KG: Do you have any plans to do that?
MA: Incredibly interesting, because of Teorema. This is something very interesting about sex without guilt with the young Terrence Stamp. And when the maid starts levitating, she becomes the elevation of the spirit. She’s incredibly interesting. I’d like to think about the theme and work with that. When I have an idea it takes 10, 15 years for them to grow in my head, until I know now is the time.
KG: There’s also one thing being creative and having good ideas, and other actually doing them.
MA: It’s timing. When? And to whom and where the public will show. You have to have all these elements together in one. Then, right time, right piece, right public. There’s so many incredible works in the past that were lost and then they’ll be rediscovered much later. Actually when the consciousness of the public is developed enough to absorb it.
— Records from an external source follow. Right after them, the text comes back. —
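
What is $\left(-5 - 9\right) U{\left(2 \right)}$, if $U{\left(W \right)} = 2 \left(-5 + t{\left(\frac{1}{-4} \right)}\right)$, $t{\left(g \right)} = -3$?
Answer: $224$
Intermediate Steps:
$U{\left(W \right)} = -16$ ($U{\left(W \right)} = 2 \left(-5 - 3\right) = 2 \left(-8\right) = -16$)
$\left(-5 - 9\right) U{\left(2 \right)} = \left(-5 - 9\right) \left(-16\right) = \left(-14\right) \left(-16\right) = 224$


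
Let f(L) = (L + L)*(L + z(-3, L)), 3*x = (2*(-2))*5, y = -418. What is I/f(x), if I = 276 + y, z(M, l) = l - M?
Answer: -639/620 ≈ -1.0306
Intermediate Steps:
x = -20/3 (x = ((2*(-2))*5)/3 = (-4*5)/3 = (⅓)*(-20) = -20/3 ≈ -6.6667)
f(L) = 2*L*(3 + 2*L) (f(L) = (L + L)*(L + (L - 1*(-3))) = (2*L)*(L + (L + 3)) = (2*L)*(L + (3 + L)) = (2*L)*(3 + 2*L) = 2*L*(3 + 2*L))
I = -142 (I = 276 - 418 = -142)
I/f(x) = -142*(-3/(40*(3 + 2*(-20/3)))) = -142*(-3/(40*(3 - 40/3))) = -142/(2*(-20/3)*(-31/3)) = -142/1240/9 = -142*9/1240 = -639/620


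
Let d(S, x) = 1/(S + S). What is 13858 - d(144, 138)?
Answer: 3991103/288 ≈ 13858.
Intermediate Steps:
d(S, x) = 1/(2*S)
13858 - d(144, 138) = 13858 - 1/(2*144) = 13858 - 1*1/288 = 13858 - 1/288 = 3991103/288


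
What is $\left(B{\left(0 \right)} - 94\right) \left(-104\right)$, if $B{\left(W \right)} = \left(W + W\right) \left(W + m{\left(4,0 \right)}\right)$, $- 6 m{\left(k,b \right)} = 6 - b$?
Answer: $9776$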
KG: So it’s almost like you were born at the right time for your work to be received.
MA: Yeah, I come from communism. It’s a very different aesthetic. It’s an aesthetic I create with the women [in the show] and a gypsy is pouring milk all over her body. Pouring the milk happens when the woman is pregnant, and if she doesn’t have enough milk for the child, they will pour milk over her. Now it is long-durational over four hours. And then the aesthetic of the bathroom is really shitty, this little mirror with neon lights and electricity cables everywhere. And then we recreated another ritual where the man is young and he dies and he can’t be buried if he is not married. So he has to marry the corpse. He has to marry the most beautiful girl in the village. And you see her standing four hours up there, it’s just incredible. All the rituals have a meaning.
KG: I don’t know how I’m going to feel afterwards.
MA: You have to be there at 10.30pm when the rain comes. When the woman shows the vagina to stop the rain. I asked all the women not to shave for three months. It’s a very raw ritual, but the performers go into a trance. During rehearsals everything became the most incredible therapy. They are free. None of these women could have any bullshit because they had the power. Unbelievable. And you can see another side of the fragility of men and the shame of the men. I didn’t realise how therapeutic this work would be. Because they go into repetition. You go into the trance. And another energy comes out.
Balkan Erotic Epic is on show at The Factory in Manchester until 19th October.